Ia mengatakan, ada anggapan pada masyarakat bahwa satu-satunya jalan untuk selamat dari arus globalisasi adalah dengan penguasaan bahasa asing khususnya Bahasa Inggris.

"Bahasa Inggris juga dianggap memiliki daya jual dan daya pengangkat marwah dan wibawa. Itulah sebabnya merek dagang, spanduk, nama perusahaan dan nama hotel atau layanan umum lainnya hampir semuanya dalam bahasa Inggris," katanya.

"Ada juga merek dagang bercampur aduk antara bahasa Indonesia dengan bahasa Inggris. Ini merupakan salah satu bukti bahwa kita mengalami krisis bahasa yang juga berarti mengalami krisis identitas atau jati diri," katanya.

Menurut dia, upaya yang efektif untuk mengatasi krisis bahasa tersebut adalah dengan meningkatkan apresiasi masyarakat terhadap bahasa Indonesia melalui pendidikan yang berkualitas.
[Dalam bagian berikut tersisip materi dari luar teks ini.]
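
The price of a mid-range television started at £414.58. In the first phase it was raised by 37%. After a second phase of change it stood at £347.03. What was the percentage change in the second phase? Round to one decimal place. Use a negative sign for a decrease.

-38.9%

After the first phase: £414.58 × 1.37 = £567.9746.
Second-phase multiplier: £347.03 ÷ £567.9746 ≈ 0.611.
That is a change of -38.9%.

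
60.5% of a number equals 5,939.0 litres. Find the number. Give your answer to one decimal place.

9,816.5 litres

5,939.0 litres ÷ 0.605 ≈ 9,816.5 litres.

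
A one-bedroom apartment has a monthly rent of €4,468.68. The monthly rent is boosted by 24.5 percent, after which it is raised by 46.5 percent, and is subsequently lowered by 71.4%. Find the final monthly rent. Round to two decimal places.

€2,331.05

Each change multiplies by a factor: 1.245 × 1.465 × 0.286 = 0.52164255.
€4,468.68 × 0.52164255 = €2331.053630334 ≈ €2,331.05.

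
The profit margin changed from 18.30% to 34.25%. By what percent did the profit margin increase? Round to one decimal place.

87.2%

The change is 34.25 − 18.30 = 15.95 percentage points.
Relative to the original 18.30%, that is 15.95 ÷ 18.30 ≈ 87.2%.
So the profit margin rose by 87.2%.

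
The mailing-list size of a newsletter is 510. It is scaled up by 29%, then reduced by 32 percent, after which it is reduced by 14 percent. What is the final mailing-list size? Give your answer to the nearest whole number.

Apply the 29% increase: 510 × 1.29 = 657.9.
32% decrease: 657.9 × 0.68 = 447.372.
14% decrease: 447.372 × 0.86 = 384.73992 ≈ 385.

385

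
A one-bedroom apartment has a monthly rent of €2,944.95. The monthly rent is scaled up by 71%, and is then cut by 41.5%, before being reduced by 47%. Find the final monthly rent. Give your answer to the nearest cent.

71% increase: €2,944.95 × 1.71 = €5035.8645.
41.5% decrease: €5035.8645 × 0.585 = €2945.9807325.
47% decrease: €2945.9807325 × 0.53 = €1561.369788225 ≈ €1,561.37.

€1,561.37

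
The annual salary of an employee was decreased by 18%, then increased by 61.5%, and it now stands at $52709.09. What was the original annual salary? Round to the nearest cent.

$39801.47

Undoing the 61.5% increase: $52709.09 ÷ 1.615 ≈ $32637.20743.
Undoing the 18% decrease: $32637.20743 ÷ 0.82 ≈ $39801.47.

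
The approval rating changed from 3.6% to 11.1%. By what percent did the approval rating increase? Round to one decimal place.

The change is 11.1 − 3.6 = 7.5 percentage points.
Relative to the original 3.6%, that is 7.5 ÷ 3.6 ≈ 208.3%.
So the approval rating rose by 208.3%.

208.3%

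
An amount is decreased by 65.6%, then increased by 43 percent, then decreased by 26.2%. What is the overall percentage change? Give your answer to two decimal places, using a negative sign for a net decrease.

A 65.6% decrease multiplies by 0.344.
Then a 43% increase: 0.344 × 1.43 = 0.49192.
Then a 26.2% decrease: 0.49192 × 0.738 = 0.36303696.
Overall factor 0.36303696, i.e. -63.70%.

-63.70%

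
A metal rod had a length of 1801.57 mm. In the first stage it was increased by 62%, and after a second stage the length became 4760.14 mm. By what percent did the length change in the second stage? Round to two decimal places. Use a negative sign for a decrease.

63.10%

After the first stage: 1801.57 × 1.62 = 2918.5434.
Second-stage multiplier: 4760.14 ÷ 2918.5434 ≈ 1.630999.
That is a change of 63.10%.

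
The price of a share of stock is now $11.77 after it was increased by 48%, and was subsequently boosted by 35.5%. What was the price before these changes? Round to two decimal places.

$5.87

The overall multiplier applied was 1.48 × 1.355 = 2.0054.
So the original price was $11.77 ÷ 2.0054 ≈ $5.87.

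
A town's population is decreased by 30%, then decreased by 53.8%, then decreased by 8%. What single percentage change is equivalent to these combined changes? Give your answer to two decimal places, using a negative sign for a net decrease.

A 30% decrease multiplies by 0.7.
Then a 53.8% decrease: 0.7 × 0.462 = 0.3234.
Then an 8% decrease: 0.3234 × 0.92 = 0.297528.
Overall factor 0.297528, i.e. -70.25%.

-70.25%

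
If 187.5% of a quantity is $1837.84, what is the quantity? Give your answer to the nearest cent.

$980.18

$1837.84 ÷ 1.875 ≈ $980.18.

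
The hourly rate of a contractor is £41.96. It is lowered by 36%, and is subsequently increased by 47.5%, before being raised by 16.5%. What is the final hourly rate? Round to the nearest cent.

£46.15

After the 36% decrease: £41.96 × 0.64 = £26.8544.
47.5% increase: £26.8544 × 1.475 = £39.61024.
16.5% increase: £39.61024 × 1.165 = £46.1459296 ≈ £46.15.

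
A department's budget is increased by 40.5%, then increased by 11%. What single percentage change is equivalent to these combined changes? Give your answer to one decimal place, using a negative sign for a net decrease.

A 40.5% increase multiplies by 1.405.
Then an 11% increase: 1.405 × 1.11 = 1.55955.
Overall factor 1.55955, i.e. 56.0%.

56.0%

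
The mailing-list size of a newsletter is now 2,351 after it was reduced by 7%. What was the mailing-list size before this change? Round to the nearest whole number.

2,528

The overall multiplier applied was 0.93.
So the original mailing-list size was 2,351 ÷ 0.93 ≈ 2,528.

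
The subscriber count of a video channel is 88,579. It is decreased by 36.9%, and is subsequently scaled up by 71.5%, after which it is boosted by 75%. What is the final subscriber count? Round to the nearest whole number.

Each change multiplies by a factor: 0.631 × 1.715 × 1.75 = 1.89378875.
88,579 × 1.89378875 = 167749.91368625 ≈ 167,750.

167,750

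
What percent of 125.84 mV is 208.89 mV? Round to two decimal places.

166.00%

208.89 mV ÷ 125.84 mV ≈ 166.00%.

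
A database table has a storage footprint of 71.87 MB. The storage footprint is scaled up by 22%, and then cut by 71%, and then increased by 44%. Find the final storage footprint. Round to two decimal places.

Each change multiplies by a factor: 1.22 × 0.29 × 1.44 = 0.509472.
71.87 × 0.509472 = 36.61575264 ≈ 36.62.

36.62 MB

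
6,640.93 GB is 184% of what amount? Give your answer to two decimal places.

3,609.20 GB

6,640.93 GB ÷ 1.84 ≈ 3,609.20 GB.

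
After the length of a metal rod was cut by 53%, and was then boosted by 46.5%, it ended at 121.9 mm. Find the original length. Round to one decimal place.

177.0 mm

Undoing the 46.5% increase: 121.9 ÷ 1.465 ≈ 83.208191.
Undoing the 53% decrease: 83.208191 ÷ 0.47 ≈ 177.0 mm.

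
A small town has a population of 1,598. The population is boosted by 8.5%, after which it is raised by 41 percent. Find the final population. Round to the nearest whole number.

Apply the 8.5% increase: 1,598 × 1.085 = 1733.83.
After the 41% increase: 1733.83 × 1.41 = 2444.7003 ≈ 2,445.

2,445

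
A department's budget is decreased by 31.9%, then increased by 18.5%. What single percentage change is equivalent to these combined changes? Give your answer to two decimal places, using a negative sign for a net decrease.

The combined multiplier is 0.681 × 1.185 = 0.806985.
That corresponds to a decrease of 19.30%.

-19.30%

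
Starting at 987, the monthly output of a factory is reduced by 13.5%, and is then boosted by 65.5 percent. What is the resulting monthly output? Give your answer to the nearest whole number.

1413

Apply the 13.5% decrease: 987 × 0.865 = 853.755.
After the 65.5% increase: 853.755 × 1.655 = 1412.964525 ≈ 1413.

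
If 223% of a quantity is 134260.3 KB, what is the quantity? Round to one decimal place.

60206.4 KB

134260.3 KB ÷ 2.23 ≈ 60206.4 KB.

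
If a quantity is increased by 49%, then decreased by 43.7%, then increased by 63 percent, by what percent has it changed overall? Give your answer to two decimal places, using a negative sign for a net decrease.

36.74%

The combined multiplier is 1.49 × 0.563 × 1.63 = 1.3673581.
That corresponds to an increase of 36.74%.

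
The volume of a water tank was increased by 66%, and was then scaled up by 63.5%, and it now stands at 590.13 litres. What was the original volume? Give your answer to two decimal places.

217.43 litres

The overall multiplier applied was 1.66 × 1.635 = 2.7141.
So the original volume was 590.13 ÷ 2.7141 ≈ 217.43 litres.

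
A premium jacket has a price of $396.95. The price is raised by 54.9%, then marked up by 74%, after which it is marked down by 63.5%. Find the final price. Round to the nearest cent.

$390.51

Each change multiplies by a factor: 1.549 × 1.74 × 0.365 = 0.9837699.
$396.95 × 0.9837699 = $390.507461805 ≈ $390.51.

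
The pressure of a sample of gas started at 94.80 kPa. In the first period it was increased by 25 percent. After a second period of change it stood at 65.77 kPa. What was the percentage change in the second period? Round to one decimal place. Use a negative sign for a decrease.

After the first period: 94.80 × 1.25 = 118.5.
Second-period multiplier: 65.77 ÷ 118.5 ≈ 0.55502.
That is a change of -44.5%.

-44.5%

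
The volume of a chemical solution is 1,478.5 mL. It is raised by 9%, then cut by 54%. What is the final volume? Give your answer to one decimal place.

Apply the 9% increase: 1,478.5 × 1.09 = 1611.565.
54% decrease: 1611.565 × 0.46 = 741.3199 ≈ 741.3.

741.3 mL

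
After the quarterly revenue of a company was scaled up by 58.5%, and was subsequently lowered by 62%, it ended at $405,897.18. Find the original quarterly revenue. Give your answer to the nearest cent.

Undoing the 62% decrease: $405,897.18 ÷ 0.38 ≈ $1068150.473684.
Undoing the 58.5% increase: $1068150.473684 ÷ 1.585 ≈ $673,911.97.

$673,911.97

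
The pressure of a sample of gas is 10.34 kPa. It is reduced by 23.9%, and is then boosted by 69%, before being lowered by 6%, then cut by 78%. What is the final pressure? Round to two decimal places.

23.9% decrease: 10.34 × 0.761 = 7.86874.
69% increase: 7.86874 × 1.69 = 13.2981706.
Apply the 6% decrease: 13.2981706 × 0.94 = 12.500280364.
78% decrease: 12.500280364 × 0.22 = 2.75006168008 ≈ 2.75.

2.75 kPa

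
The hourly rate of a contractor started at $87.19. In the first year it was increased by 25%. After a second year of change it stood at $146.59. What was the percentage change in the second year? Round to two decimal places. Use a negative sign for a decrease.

34.50%

After the first year: $87.19 × 1.25 = $108.9875.
Second-year multiplier: $146.59 ÷ $108.9875 ≈ 1.345017.
That is a change of 34.50%.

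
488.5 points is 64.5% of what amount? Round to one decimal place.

757.4 points

488.5 points ÷ 0.645 ≈ 757.4 points.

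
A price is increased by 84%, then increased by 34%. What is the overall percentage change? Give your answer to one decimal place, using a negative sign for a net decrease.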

"Di samping itu, semua pihak baik politisi, wartawan, kaum intelektual, tokoh masyarakat perlu diberi pemahaman tentang kebijakan kebahasaan yang dibuat oleh pemerintah," katanya.

Amrin mengemukakan, kebijakan kebahasaan Indonesia adalah menjunjung tinggi bahasa persatuan atau nasional yakni bahasa Indonesaia dan menjadikannya sebagai bahasa pergaulan yang lebih luas secara kuantitaif dan kualitatif.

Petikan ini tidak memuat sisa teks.